The linguistic construction of civil society carries with it the authentication of pedagogical institutions.
The sentence vaguely makes sense, 6 of its 14 words contain at least three syllables and many high school graduates would struggle to pronounce all the words. And it would look strangely at home in an academic journal.
A University of Chicago Web page offers academics a tongue-in-cheek way to finish their papers with jargon-laden but smart-sounding sentences – sort of like Mad Libs for people with Ph.D.s.
Or, if you prefer: A pedagogical institution in the Prairie State affords educators a flippant instrument to terminate their articles with argot but intellectual-seeming discourse – not unlike a popular children’s pastime for those with doctoral degrees.
The concept is simple enough: choose four words or phrases and let the sentence-making machine do its thing. If the result is incoherent, or you’re one word away from satirical gold, you can go back in and edit.

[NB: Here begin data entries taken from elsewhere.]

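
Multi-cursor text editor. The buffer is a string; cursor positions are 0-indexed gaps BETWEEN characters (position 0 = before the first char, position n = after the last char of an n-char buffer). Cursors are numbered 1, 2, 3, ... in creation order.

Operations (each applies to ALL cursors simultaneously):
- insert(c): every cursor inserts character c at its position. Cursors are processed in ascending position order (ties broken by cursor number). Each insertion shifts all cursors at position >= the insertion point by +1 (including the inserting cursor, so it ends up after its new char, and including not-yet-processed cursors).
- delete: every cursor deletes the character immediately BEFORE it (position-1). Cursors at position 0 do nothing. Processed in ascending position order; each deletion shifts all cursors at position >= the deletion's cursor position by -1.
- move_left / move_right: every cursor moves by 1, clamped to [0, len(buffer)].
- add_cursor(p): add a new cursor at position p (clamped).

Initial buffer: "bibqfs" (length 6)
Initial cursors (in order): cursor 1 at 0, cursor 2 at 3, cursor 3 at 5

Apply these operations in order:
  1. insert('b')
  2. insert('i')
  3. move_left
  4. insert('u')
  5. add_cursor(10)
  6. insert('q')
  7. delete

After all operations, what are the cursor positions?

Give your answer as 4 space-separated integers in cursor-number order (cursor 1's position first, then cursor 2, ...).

After op 1 (insert('b')): buffer="bbibbqfbs" (len 9), cursors c1@1 c2@5 c3@8, authorship 1...2..3.
After op 2 (insert('i')): buffer="bibibbiqfbis" (len 12), cursors c1@2 c2@7 c3@11, authorship 11...22..33.
After op 3 (move_left): buffer="bibibbiqfbis" (len 12), cursors c1@1 c2@6 c3@10, authorship 11...22..33.
After op 4 (insert('u')): buffer="buibibbuiqfbuis" (len 15), cursors c1@2 c2@8 c3@13, authorship 111...222..333.
After op 5 (add_cursor(10)): buffer="buibibbuiqfbuis" (len 15), cursors c1@2 c2@8 c4@10 c3@13, authorship 111...222..333.
After op 6 (insert('q')): buffer="buqibibbuqiqqfbuqis" (len 19), cursors c1@3 c2@10 c4@13 c3@17, authorship 1111...2222.4.3333.
After op 7 (delete): buffer="buibibbuiqfbuis" (len 15), cursors c1@2 c2@8 c4@10 c3@13, authorship 111...222..333.

Answer: 2 8 13 10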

And then, instead of getting back to work on that journal article due Monday, you can debate whether to include “the nation-state” or “the public sphere” in your fake sentence. Or, if you’re really desperate, would anyone really notice if you stuck, “The politics of the public sphere invests itself in the emergence of the nation-state” on the bottom of page 122 in your next book?
But that’s not the point, said Kathryn Cochran, associate director of writing programs at Chicago. The site is a toy, nothing more, developed about 10 years ago by fellow associate director Tracy Weiner to celebrate the quirks of academic writing.
Weiner examined academic articles, found oft-used phrases and developed an algorithm that consistently churns out understandable, if not always eloquent, sentences that would make any thesaurus enthusiast proud.
But the goal isn’t to make fun, Cochran said. Far from it. “We’re in a sense enjoying the play of the language,” Cochran said.
That play of language comes as gifted researchers develop a sort of “cognitive shorthand” to express their ideas. In fact, she said there’s often good reason academics write the way they do.
“The point is not that academic writing is good or bad per se,” Cochran said. “The point is that academics tend to express their complex thinking in ways that have a lot to do with the ways they have learned to process those complexities.”
But, for the love of God, don’t use the sentence-maker in a real article. “That would be not unlike opening the cupboard while blindfolded and putting together ingredients to make a meal,” Cochran said. “This is just a toy.”
Because no one ever deserves to read this: The epistemology of post-capitalist hegemony gestures toward the engendering of linguistic transparency.